“Escrever é um trabalho de oficina. A matéria-prima é a língua, o artificie é o autor, a obra é o texto.” Era assim que Vitorino Nemésio descrevia o trabalho do escritor, a que se dedicou durante toda a sua vida. Publicou o primeiro livro quando tinha apenas 15 anos — o volume de poesia Canto Matinal” — e continuou a fazer esse “trabalho de oficina” até à sua morte, a 20 de fevereiro de 1978. Quando morreu, estava a trabalhar em Caderno de Caligraphia, que só viria a ser publicado vários anos depois, em 2003. Ao longo de mais de 60 anos de carreira literária, o escritor nascido na Praia da Vitória, na Ilha Terceira, produziu naturalmente uma obra extensa, não só no campo da ficção, onde é mais conhecido, mas sobretudo na poesia, talvez o seu primeiro grande amor.

Quarenta anos depois da sua morte, essa grande obra, uma das maiores da literatura portuguesa do século XX, não está só esquecida, está também inacessível a quem a queira descobrir.
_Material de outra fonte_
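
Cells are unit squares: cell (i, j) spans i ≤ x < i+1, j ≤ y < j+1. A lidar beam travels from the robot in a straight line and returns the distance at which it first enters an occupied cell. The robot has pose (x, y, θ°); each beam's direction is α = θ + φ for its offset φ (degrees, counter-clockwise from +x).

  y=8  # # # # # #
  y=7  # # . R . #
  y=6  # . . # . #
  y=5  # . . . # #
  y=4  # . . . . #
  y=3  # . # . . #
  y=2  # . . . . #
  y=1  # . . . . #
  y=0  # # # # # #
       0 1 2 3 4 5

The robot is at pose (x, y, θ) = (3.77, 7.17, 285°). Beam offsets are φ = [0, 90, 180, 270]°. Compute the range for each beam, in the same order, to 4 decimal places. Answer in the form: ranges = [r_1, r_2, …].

ranges = [0.1760, 1.2734, 0.8593, 0.6568]

beam 1: φ=0°, α=285°
  cosα=0.2588 sinα=-0.9659 | (3,7) | tMaxX 0.8887 tMaxY 0.1760 | tΔX 3.8637 tΔY 1.0353
    t=0.1760 [y] (3,6) — stop
  → r_1 = 0.1760
beam 2: φ=90°, α=15°
  cosα=0.9659 sinα=0.2588 | (3,7) | tMaxX 0.2381 tMaxY 3.2069 | tΔX 1.0353 tΔY 3.8637
    t=0.2381 [x] (4,7)
    t=1.2734 [x] (5,7) — stop
  → r_2 = 1.2734
beam 3: φ=180°, α=105°
  cosα=-0.2588 sinα=0.9659 | (3,7) | tMaxX 2.9751 tMaxY 0.8593 | tΔX 3.8637 tΔY 1.0353
    t=0.8593 [y] (3,8) — stop
  → r_3 = 0.8593
beam 4: φ=270°, α=195°
  cosα=-0.9659 sinα=-0.2588 | (3,7) | tMaxX 0.7972 tMaxY 0.6568 | tΔX 1.0353 tΔY 3.8637
    t=0.6568 [y] (3,6) — stop
  → r_4 = 0.6568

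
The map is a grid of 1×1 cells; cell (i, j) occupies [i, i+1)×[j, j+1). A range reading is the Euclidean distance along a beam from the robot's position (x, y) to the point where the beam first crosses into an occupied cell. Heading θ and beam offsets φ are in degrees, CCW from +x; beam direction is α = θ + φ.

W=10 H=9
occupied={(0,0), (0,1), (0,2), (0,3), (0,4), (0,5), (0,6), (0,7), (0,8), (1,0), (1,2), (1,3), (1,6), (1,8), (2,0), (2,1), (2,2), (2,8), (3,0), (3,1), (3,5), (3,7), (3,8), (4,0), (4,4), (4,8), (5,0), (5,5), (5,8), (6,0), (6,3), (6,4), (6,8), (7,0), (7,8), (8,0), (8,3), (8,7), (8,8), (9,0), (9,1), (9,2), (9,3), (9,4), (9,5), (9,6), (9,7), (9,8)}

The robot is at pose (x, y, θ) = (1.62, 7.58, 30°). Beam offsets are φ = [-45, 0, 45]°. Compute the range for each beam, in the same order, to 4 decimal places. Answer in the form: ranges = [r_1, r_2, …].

beam 1: φ=-45°, α=345°
  dir = (cos 345°, sin 345°) = (0.9659, -0.2588); from cell (1,7)
  next x-line at t=0.3934, next y-line at t=2.2409; Δt_x=1.0353, Δt_y=3.8637
    x: enter (2,7) at t=0.3934
    x: enter (3,7) at t=1.4287 ← occupied
  → r_1 = 1.4287
beam 2: φ=0°, α=30°
  dir = (cos 30°, sin 30°) = (0.8660, 0.5000); from cell (1,7)
  next x-line at t=0.4388, next y-line at t=0.8400; Δt_x=1.1547, Δt_y=2.0000
    x: enter (2,7) at t=0.4388
    y: enter (2,8) at t=0.8400 ← occupied
  → r_2 = 0.8400
beam 3: φ=45°, α=75°
  dir = (cos 75°, sin 75°) = (0.2588, 0.9659); from cell (1,7)
  next x-line at t=1.4682, next y-line at t=0.4348; Δt_x=3.8637, Δt_y=1.0353
    y: enter (1,8) at t=0.4348 ← occupied
  → r_3 = 0.4348

ranges = [1.4287, 0.8400, 0.4348]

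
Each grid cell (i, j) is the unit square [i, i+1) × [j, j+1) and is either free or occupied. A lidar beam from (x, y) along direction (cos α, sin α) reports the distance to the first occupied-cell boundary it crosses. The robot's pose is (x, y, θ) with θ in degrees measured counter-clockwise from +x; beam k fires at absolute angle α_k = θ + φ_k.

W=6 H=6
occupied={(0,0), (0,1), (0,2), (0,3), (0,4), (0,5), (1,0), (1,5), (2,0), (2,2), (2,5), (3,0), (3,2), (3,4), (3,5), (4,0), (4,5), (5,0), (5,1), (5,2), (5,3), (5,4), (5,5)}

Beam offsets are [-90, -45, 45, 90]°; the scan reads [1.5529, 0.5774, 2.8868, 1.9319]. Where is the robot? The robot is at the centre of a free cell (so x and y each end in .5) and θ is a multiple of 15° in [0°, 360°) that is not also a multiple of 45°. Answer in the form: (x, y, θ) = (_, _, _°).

(x, y, θ) = (1.5, 2.5, 15°)

Candidates: 13 free-cell centres × 16 headings = 208 poses. Raycast each; keep the one whose scan matches to 4 dp.
  (3.5, 3.5, 255°): beam 1 = 2.5882 ≠ 1.5529 ✗
  (4.5, 2.5, 345°): beam 2 = 1.0000 ≠ 0.5774 ✗
  (2.5, 3.5, 330°): beam 1 = 0.5774 ≠ 1.5529 ✗
  …
  (1.5, 2.5, 15°): r_1=1.5529, r_2=0.5774, r_3=2.8868, r_4=1.9319 — all match ✓
No second candidate reproduces the full scan.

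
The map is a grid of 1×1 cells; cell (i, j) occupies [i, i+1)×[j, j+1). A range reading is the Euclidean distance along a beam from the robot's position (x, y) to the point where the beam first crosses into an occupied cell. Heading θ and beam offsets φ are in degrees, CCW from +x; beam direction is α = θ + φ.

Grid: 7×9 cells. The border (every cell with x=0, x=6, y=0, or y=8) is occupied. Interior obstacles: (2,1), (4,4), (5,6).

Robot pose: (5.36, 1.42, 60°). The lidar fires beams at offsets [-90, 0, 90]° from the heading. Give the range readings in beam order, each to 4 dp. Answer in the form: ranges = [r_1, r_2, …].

beam 1: φ=-90°, α=330°
  d=(0.8660,-0.5000)  start (5,1)  tX=0.7390 tY=0.8400  stride 1/|dx|=1.1547 1/|dy|=2.0000
    cross x-line → (6,1), t=0.7390 (wall)
  → r_1 = 0.7390
beam 2: φ=0°, α=60°
  d=(0.5000,0.8660)  start (5,1)  tX=1.2800 tY=0.6697  stride 1/|dx|=2.0000 1/|dy|=1.1547
    cross y-line → (5,2), t=0.6697
    cross x-line → (6,2), t=1.2800 (wall)
  → r_2 = 1.2800
beam 3: φ=90°, α=150°
  d=(-0.8660,0.5000)  start (5,1)  tX=0.4157 tY=1.1600  stride 1/|dx|=1.1547 1/|dy|=2.0000
    cross x-line → (4,1), t=0.4157
    cross y-line → (4,2), t=1.1600
    cross x-line → (3,2), t=1.5704
    cross x-line → (2,2), t=2.7251
    cross y-line → (2,3), t=3.1600
    cross x-line → (1,3), t=3.8798
    cross x-line → (0,3), t=5.0345 (wall)
  → r_3 = 5.0345

ranges = [0.7390, 1.2800, 5.0345]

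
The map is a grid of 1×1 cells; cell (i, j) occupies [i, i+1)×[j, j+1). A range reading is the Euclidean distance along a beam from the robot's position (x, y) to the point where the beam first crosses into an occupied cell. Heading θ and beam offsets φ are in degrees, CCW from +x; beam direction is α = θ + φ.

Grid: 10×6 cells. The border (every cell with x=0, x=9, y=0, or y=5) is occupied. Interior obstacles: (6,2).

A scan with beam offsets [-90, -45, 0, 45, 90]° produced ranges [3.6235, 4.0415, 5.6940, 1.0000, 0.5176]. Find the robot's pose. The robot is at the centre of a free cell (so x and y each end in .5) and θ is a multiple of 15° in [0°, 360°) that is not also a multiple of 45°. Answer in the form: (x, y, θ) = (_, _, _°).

(x, y, θ) = (3.5, 4.5, 345°)

The pose lattice has 31·16 = 496 candidates. Test each by forward raycasting.
  (5.5, 2.5, 150°): beam 1 = 2.8868 ≠ 3.6235 ✗
  (7.5, 2.5, 60°): beam 1 = 1.7321 ≠ 3.6235 ✗
  (3.5, 4.5, 60°): beam 1 = 3.0000 ≠ 3.6235 ✗
  (7.5, 1.5, 75°): beam 1 = 1.5529 ≠ 3.6235 ✗
  …
  (3.5, 4.5, 345°): r_1=3.6235, r_2=4.0415, r_3=5.6940, r_4=1.0000, r_5=0.5176 — all match ✓
Unique over the lattice → pose = (3.5, 4.5, 345°).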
E foi por isso que a Imprensa Nacional – Casa da Moeda (INCM) aceitou a proposta da Companhia das Ilhas, uma pequena editora com sede na ilha do Pico, e avançou com uma nova edição da obra completa de Nemésio. A ideia inicial era fazer uma espécie de antologia, mas Duarte Azinheira, diretor editorial da Imprensa Nacional, achou que um ou dois livros não chegavam. Era preciso cumprir o “serviço público” que compete à editora, recuperar Nemésio e entregá-lo, renovado, a uma nova geração de leitores.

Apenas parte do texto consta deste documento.